Burnout among ministry leaders is a very real issue, and has been for a long time. But it doesn’t have to be. Leaders in all domains suffer from an ideal of western civilization that amassing more equals success. I used to think the same thing, until I burned out and had to remove myself from public life for a determined amount of time. There was no sin. There was not family or marital strife. I was simply exhausted.
Avoiding this subtle trap can be very practical however. And since there are books that cover this in much more detail, here are the areas that I attacked in my own life so that I don’t fall into that same trap again.
1) Set a reasonable pace. Often ministry leaders experience exhaustion because they are running at breakneck speeds. There are few things that must happen ‘now’ that cannot wait. We are conditioned that we have to carry an unreasonable load, otherwise we are seen as unreliable or the dreaded, ‘low capacity leader’. This is dumb. The human body can only do so much before is settles into a personal twilight zone where items get checked off, but nothing of substance gets done. Many have heard the saying, “Learn to manage your business. Don’t let your business manage you.” The same is for ministry leaders. Take the time to sit and think about your day before starting it, and set appropriate limitations on what you will and will not accomplish in that day. It is okay to leave work at the office. It will be there tomorrow.
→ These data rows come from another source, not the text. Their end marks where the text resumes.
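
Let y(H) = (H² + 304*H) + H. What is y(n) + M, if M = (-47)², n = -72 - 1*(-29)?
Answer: -9057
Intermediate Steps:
n = -43 (n = -72 + 29 = -43)
y(H) = H² + 305*H
M = 2209
y(n) + M = -43*(305 - 43) + 2209 = -43*262 + 2209 = -11266 + 2209 = -9057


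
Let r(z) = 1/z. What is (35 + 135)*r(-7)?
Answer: -170/7 ≈ -24.286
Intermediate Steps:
(35 + 135)*r(-7) = (35 + 135)/(-7) = 170*(-1/7) = -170/7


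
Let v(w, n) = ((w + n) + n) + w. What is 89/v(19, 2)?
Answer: 89/42 ≈ 2.1190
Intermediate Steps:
v(w, n) = 2*n + 2*w (v(w, n) = ((n + w) + n) + w = (w + 2*n) + w = 2*n + 2*w)
89/v(19, 2) = 89/(2*2 + 2*19) = 89/(4 + 38) = 89/42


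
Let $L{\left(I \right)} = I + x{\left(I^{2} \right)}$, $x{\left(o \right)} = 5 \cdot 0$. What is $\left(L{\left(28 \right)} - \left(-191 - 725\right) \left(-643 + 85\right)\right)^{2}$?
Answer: $261223210000$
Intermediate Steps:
$x{\left(o \right)} = 0$
$L{\left(I \right)} = I$ ($L{\left(I \right)} = I + 0 = I$)
$\left(L{\left(28 \right)} - \left(-191 - 725\right) \left(-643 + 85\right)\right)^{2} = \left(28 - \left(-191 - 725\right) \left(-643 + 85\right)\right)^{2} = \left(28 - \left(-916\right) \left(-558\right)\right)^{2} = \left(28 - 511128\right)^{2} = \left(-511100\right)^{2} = 261223210000$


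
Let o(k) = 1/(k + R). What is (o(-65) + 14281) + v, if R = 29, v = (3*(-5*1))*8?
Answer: 509795/36 ≈ 14161.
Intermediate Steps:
v = -120 (v = (3*(-5))*8 = -15*8 = -120)
o(k) = 1/(29 + k) (o(k) = 1/(k + 29) = 1/(29 + k))
(o(-65) + 14281) + v = (1/(29 - 65) + 14281) - 120 = (1/(-36) + 14281) - 120 = (-1/36 + 14281) - 120 = 514115/36 - 120 = 509795/36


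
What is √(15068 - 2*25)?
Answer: √15018 ≈ 122.55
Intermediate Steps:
√(15068 - 2*25) = √(15068 - 50) = √15018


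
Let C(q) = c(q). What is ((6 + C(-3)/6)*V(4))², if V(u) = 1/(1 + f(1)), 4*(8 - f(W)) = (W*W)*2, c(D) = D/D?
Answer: 1369/2601 ≈ 0.52634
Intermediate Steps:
c(D) = 1
C(q) = 1
f(W) = 8 - W²/2 (f(W) = 8 - W*W*2/4 = 8 - W²*2/4 = 8 - W²/2)
V(u) = 2/17 (V(u) = 1/(1 + (8 - ½*1²)) = 1/(1 + (8 - ½*1)) = 1/(1 + (8 - ½)) = 1/(1 + 15/2) = 1/(17/2) = 2/17)
((6 + C(-3)/6)*V(4))² = ((6 + 1/6)*(2/17))² = ((6 + 1*(⅙))*(2/17))² = ((6 + ⅙)*(2/17))² = ((37/6)*(2/17))² = (37/51)² = 1369/2601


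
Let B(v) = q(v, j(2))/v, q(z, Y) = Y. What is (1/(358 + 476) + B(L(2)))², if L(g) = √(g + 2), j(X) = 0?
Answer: 1/695556 ≈ 1.4377e-6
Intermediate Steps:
L(g) = √(2 + g)
B(v) = 0 (B(v) = 0/v = 0)
(1/(358 + 476) + B(L(2)))² = (1/(358 + 476) + 0)² = (1/834 + 0)² = (1/834)² = 1/695556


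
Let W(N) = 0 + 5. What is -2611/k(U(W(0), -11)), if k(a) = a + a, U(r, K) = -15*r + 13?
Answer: 2611/124 ≈ 21.056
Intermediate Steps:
W(N) = 5
U(r, K) = 13 - 15*r
k(a) = 2*a
-2611/k(U(W(0), -11)) = -2611*1/(2*(13 - 15*5)) = -2611*1/(2*(13 - 75)) = -2611/(2*(-62)) = -2611/(-124) = -2611*(-1/124) = 2611/124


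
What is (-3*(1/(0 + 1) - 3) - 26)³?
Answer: -8000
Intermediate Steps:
(-3*(1/(0 + 1) - 3) - 26)³ = (-3*(1/1 - 3) - 26)³ = (-3*(1 - 3) - 26)³ = (-3*(-2) - 26)³ = (6 - 26)³ = (-20)³ = -8000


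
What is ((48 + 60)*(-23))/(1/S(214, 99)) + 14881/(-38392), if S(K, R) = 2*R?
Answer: -18882429025/38392 ≈ -4.9183e+5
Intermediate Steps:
((48 + 60)*(-23))/(1/S(214, 99)) + 14881/(-38392) = ((48 + 60)*(-23))/(1/(2*99)) + 14881/(-38392) = (108*(-23))/(1/198) + 14881*(-1/38392) = -2484/1/198 - 14881/38392 = -2484*198 - 14881/38392 = -491832 - 14881/38392 = -18882429025/38392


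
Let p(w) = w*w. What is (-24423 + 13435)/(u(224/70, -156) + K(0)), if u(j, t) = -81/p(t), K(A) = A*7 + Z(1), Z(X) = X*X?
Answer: -29711552/2695 ≈ -11025.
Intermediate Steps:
Z(X) = X**2
p(w) = w**2
K(A) = 1 + 7*A (K(A) = A*7 + 1**2 = 7*A + 1 = 1 + 7*A)
u(j, t) = -81/t**2
(-24423 + 13435)/(u(224/70, -156) + K(0)) = (-24423 + 13435)/(-81/(-156)**2 + (1 + 7*0)) = -10988/(-81*1/24336 + (1 + 0)) = -10988/(-9/2704 + 1) = -10988/2695/2704 = -10988*2704/2695 = -29711552/2695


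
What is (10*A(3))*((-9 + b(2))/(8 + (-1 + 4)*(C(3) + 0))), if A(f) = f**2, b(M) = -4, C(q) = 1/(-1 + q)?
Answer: -2340/19 ≈ -123.16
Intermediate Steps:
(10*A(3))*((-9 + b(2))/(8 + (-1 + 4)*(C(3) + 0))) = (10*3**2)*((-9 - 4)/(8 + (-1 + 4)*(1/(-1 + 3) + 0))) = (10*9)*(-13/(8 + 3*(1/2 + 0))) = 90*(-13/(8 + 3*(1/2 + 0))) = 90*(-13/(8 + 3*(1/2))) = 90*(-13/(8 + 3/2)) = 90*(-13/19/2) = 90*(-13*2/19) = 90*(-26/19) = -2340/19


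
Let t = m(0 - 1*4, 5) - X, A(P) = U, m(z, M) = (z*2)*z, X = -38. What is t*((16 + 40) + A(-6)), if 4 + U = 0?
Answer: 3640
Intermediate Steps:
m(z, M) = 2*z² (m(z, M) = (2*z)*z = 2*z²)
U = -4 (U = -4 + 0 = -4)
A(P) = -4
t = 70 (t = 2*(0 - 1*4)² - 1*(-38) = 2*(0 - 4)² + 38 = 2*(-4)² + 38 = 2*16 + 38 = 32 + 38 = 70)
t*((16 + 40) + A(-6)) = 70*((16 + 40) - 4) = 70*(56 - 4) = 70*52 = 3640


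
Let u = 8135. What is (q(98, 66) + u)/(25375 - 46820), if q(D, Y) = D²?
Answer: -17739/21445 ≈ -0.82719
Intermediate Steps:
(q(98, 66) + u)/(25375 - 46820) = (98² + 8135)/(25375 - 46820) = (9604 + 8135)/(-21445) = 17739*(-1/21445) = -17739/21445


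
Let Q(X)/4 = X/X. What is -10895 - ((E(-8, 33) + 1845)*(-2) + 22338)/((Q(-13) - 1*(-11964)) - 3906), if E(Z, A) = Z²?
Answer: -43927005/4031 ≈ -10897.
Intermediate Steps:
Q(X) = 4 (Q(X) = 4*(X/X) = 4*1 = 4)
-10895 - ((E(-8, 33) + 1845)*(-2) + 22338)/((Q(-13) - 1*(-11964)) - 3906) = -10895 - (((-8)² + 1845)*(-2) + 22338)/((4 - 1*(-11964)) - 3906) = -10895 - ((64 + 1845)*(-2) + 22338)/((4 + 11964) - 3906) = -10895 - (1909*(-2) + 22338)/(11968 - 3906) = -10895 - (-3818 + 22338)/8062 = -10895 - 18520/8062 = -10895 - 1*9260/4031 = -10895 - 9260/4031 = -43927005/4031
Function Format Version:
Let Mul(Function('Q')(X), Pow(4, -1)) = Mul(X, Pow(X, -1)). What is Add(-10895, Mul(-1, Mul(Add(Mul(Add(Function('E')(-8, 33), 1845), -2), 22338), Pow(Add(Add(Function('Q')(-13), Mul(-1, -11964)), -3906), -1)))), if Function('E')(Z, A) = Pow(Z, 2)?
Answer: Rational(-43927005, 4031) ≈ -10897.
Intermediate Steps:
Function('Q')(X) = 4 (Function('Q')(X) = Mul(4, Mul(X, Pow(X, -1))) = Mul(4, 1) = 4)
Add(-10895, Mul(-1, Mul(Add(Mul(Add(Function('E')(-8, 33), 1845), -2), 22338), Pow(Add(Add(Function('Q')(-13), Mul(-1, -11964)), -3906), -1)))) = Add(-10895, Mul(-1, Mul(Add(Mul(Add(Pow(-8, 2), 1845), -2), 22338), Pow(Add(Add(4, Mul(-1, -11964)), -3906), -1)))) = Add(-10895, Mul(-1, Mul(Add(Mul(Add(64, 1845), -2), 22338), Pow(Add(Add(4, 11964), -3906), -1)))) = Add(-10895, Mul(-1, Mul(Add(Mul(1909, -2), 22338), Pow(Add(11968, -3906), -1)))) = Add(-10895, Mul(-1, Mul(Add(-3818, 22338), Pow(8062, -1)))) = Add(-10895, Mul(-1, Mul(18520, Rational(1, 8062)))) = Add(-10895, Mul(-1, Rational(9260, 4031))) = Add(-10895, Rational(-9260, 4031)) = Rational(-43927005, 4031)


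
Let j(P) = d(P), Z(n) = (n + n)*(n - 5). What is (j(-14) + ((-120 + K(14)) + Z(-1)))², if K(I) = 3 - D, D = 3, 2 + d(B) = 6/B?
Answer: 597529/49 ≈ 12194.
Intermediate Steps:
d(B) = -2 + 6/B
Z(n) = 2*n*(-5 + n) (Z(n) = (2*n)*(-5 + n) = 2*n*(-5 + n))
j(P) = -2 + 6/P
K(I) = 0 (K(I) = 3 - 1*3 = 3 - 3 = 0)
(j(-14) + ((-120 + K(14)) + Z(-1)))² = ((-2 + 6/(-14)) + ((-120 + 0) + 2*(-1)*(-5 - 1)))² = ((-2 + 6*(-1/14)) + (-120 + 2*(-1)*(-6)))² = ((-2 - 3/7) + (-120 + 12))² = (-17/7 - 108)² = (-773/7)² = 597529/49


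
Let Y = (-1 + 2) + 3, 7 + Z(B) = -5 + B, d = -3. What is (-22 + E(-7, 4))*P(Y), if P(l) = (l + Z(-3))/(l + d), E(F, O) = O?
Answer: 198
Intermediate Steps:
Z(B) = -12 + B (Z(B) = -7 + (-5 + B) = -12 + B)
Y = 4 (Y = 1 + 3 = 4)
P(l) = (-15 + l)/(-3 + l) (P(l) = (l + (-12 - 3))/(l - 3) = (l - 15)/(-3 + l) = (-15 + l)/(-3 + l))
(-22 + E(-7, 4))*P(Y) = (-22 + 4)*((-15 + 4)/(-3 + 4)) = -18*(-11)/1 = -18*(-11) = 198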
2) Take time for yourself. Ministry leaders are duped into thinking they need to always be on call for others. Clients, congregation members, anyone who is in need – they all compete for a limited amount of time. And ministry leaders often feel they must sacrifice themselves to meet this need. This is a fallacy. Be available for emergencies, otherwise set regular appointments in your calendar for self-care – and then keep the appointment. It sounds simple because it is. If this is difficult for you, it may be that you have either over-promised, or have attached an unhealthy sense of identity to your ministry role. Setting regular time in your week for yourself will help you break this addiction.
3) Take control of your diet. The food that we eat affects our energy, motivation, and general bodily comfort. Begin to rule over what you eat and drink and you will find a renewed sense of awareness and energy. For instance, do not eat at your desk. Get up. Walk to the kitchen or break room and eat a sensible meal around others or while doing something other than work. Learn to make dietary choices that align with your health goals. No goals? See #2 and set some. Reduce your snacking diet from eating M&Ms and chips, to packing fruit, mixed nuts, meat and cheese, or anything else you like that isn’t a late afternoon pop tart.
4) Get plenty of sleep. Similar to setting a pace, setting and abiding by a regular sleeping pattern will make a huge difference in how you work through your day. If you know you need 8 hours of sleep, set a bed time that allows that to happen. The old maxim, “I can sleep when I die” is worthless for those who count on you while you are still alive. When we run our bodies down by not allowing ample sleep, we then eat and drink poorly, lower our mental acuity, and are sluggish when we need to be alert. Added caffeine in lieu of sleep is not a solution. Set a schedule. Your body will adapt to the schedule and will run more efficiently.
Making these simple and practical shifts in my daily life has made a huge difference and has increased my productive capacity. I am able to get a large amount of things done during my day, because I have set reasonable limits on each area of my life. I have learned not to sweat the small stuff. You should too.